Мозаика Парсифаля — страница 150 из 150

— Мы как-то устроили пикник в Праге, — сказал Майкл, глядя вниз. — Помнишь? Там над холмом тоже была река.

— Мы и здесь можем устроить пикник, — ответила Дженна, не сводя с него глаз. — Холодное вино, салат и эти ужасные твои любимые сандвичи.

— Ветчина, сыр, сельдерей, лук и горчица.

— Точно, — улыбнулась Дженна. — К сожалению, такое не забывается.

— Если бы я был знаменитым, то этот сандвич назвали бы моим именем, и он оказался бы в меню каждого американского дома.

— В таком случае лучше постарайся оставаться безвестным как можно дольше, дорогой.

Внезапно улыбка с его лица исчезла.

— Ты сильнее меня, Дженна.

— Если тебе так хочется — пожалуйста. Но это неправда.

— Эта тревога... Она не отпускает меня.

— Это депрессия, Михаил. Она постепенно пройдет. Ты это знаешь не хуже меня.

— Да, но когда мне становится плохо — мне нужна ты. А у тебя такого не бывает.

— Почему?

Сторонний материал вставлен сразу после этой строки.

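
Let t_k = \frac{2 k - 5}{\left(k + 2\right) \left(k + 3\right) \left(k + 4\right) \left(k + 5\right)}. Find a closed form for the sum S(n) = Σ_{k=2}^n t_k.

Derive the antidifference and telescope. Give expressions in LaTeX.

S(n) = \frac{n^{3} + 12 n^{2} - 73 n + 60}{120 \left(n^{3} + 12 n^{2} + 47 n + 60\right)}

t_(k+1)/t_k = (k + 2)*(2*k - 3)/((k + 6)*(2*k - 5)).
Normal form (A,B,C) = (k + 2, k + 6, k - 5/2).
Set up (k + 2)·f(k+1) − (k + 5)·f(k) − (k - 5/2) = 0.
From deg A=1, deg B=1, deg C=1: d=3.
Solve for f: f(k) = -k*(k**2 + 9*k + 50)/48 (degree 3 ≤ 3).
R(k) = B(k−1)·f(k)/C(k) = -k*(k + 5)*(k**2 + 9*k + 50)/(24*(2*k - 5)); s_k = R·t_k = k*(-k**2 - 9*k - 50)/(24*(k + 2)*(k + 3)*(k + 4)).
Verify: (2*k - 5)/(k**4 + 14*k**3 + 71*k**2 + 154*k + 120) matches t_k.
Σ_(k=2)^n t_k = s_(n+1) − s_(2) = ((-n**3 - 12*n**2 - 71*n - 60)/(24*(n**3 + 12*n**2 + 47*n + 60))) − (-1/20), i.e. (n**3 + 12*n**2 - 73*n + 60)/(120*(n**3 + 12*n**2 + 47*n + 60)).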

Я очень в тебе нуждаюсь.

— Не в этом смысле.

— Понимаешь, мне не пришлось пережить то, что пережил ты. Есть еще один важный фактор. Бремя ответственности всегда лежало на тебе, а не на мне. Любое решение, которое ты принимал, стоило тебе нервных затрат. Тебе, а не мне. Я всегда могла спрятаться за твоей спиной. Я просто не смогла бы сделать того, что делал ты. Просто потому, что я слабее тебя.

— Неправда.

— Ну, скажем, я не такая выносливая. Это правда. Все те недели, когда я бежала, как очумелая, я не могла ни о чем думать. Мне надо было остановиться, перевести дух. У меня просто не было сил соображать. Не могу объяснить почему. Не могла и все. А ты — мог. И в детстве, и взрослым. Теперь ты расплачиваешься за то, что сделал... за то, что сделали с тобой. Но это пройдет. Уже проходит.

— В детстве... — эхом откликнулся Майкл, глядя вдаль. — Я его вижу, этого мальчишку, чувствую, но на самом деле совсем не знаю. Помню, когда ему становилось страшно, хотелось есть или он боялся уснуть, он в сумерках забирался на дерево и высматривал вражеские патрули. Если никого поблизости не было, он спускался вниз и начинал носиться по полям... Он бегал что было сил и через некоторое время начинал чувствовать себя лучше, как-то увереннее. Потом он находил какой-нибудь окоп, овраг, брошенный амбар и засыпал. Шестилетка получал своего рода допинг в виде дополнительной порции кислорода. Это помогало, что и было самым главным. Лихорадка проходила.

Дженна коснулась его руки, посмотрела ему в глаза и улыбнулась.

— Беги, Михаил. Беги вниз по склону и подожди меня там. Но только ты сам! Ну, давай, лентяй! Вперед!

И он побежал — широкими, размашистыми шагами, чувствуя твердую землю под ногами. Ветер бил в лицо, холодил тело, наполнял новым дыханием. Сбежав с холма, он остановился, глубоко дыша. Непроизвольный смех облегчения вырвался из груди. Лихорадка отступила; скоро она исчезнет вовсе. Как тогда.

Майкл взглянул на вершину холма. За спиной Дженны на ярко-голубом небе сияло солнце. Захлебываясь воздухом, он закричал:

— Эй, лентяйка! Поторопись-ка! Я заставлю тебя бежать до самого дома. До нашего дома!

— У порога я подставлю тебе ножку, — прокричала в ответ Дженна, быстро шагая вниз. — Ты знаешь, это я умею!

— Это тебе не поможет! — Майкл вытащил из кармана блеснувший на солнце металлический предмет и помахал им над головой. — У меня есть ключ от дверей. От наших дверей.

— Дурачок! — откликнулась Дженна, переходя на бег. — Ты же не запер их! Мы никогда не запираем дверей! Она с разбегу бросилась ему в объятия.

— И не будем, — тихо проговорил Майкл. — Никогда.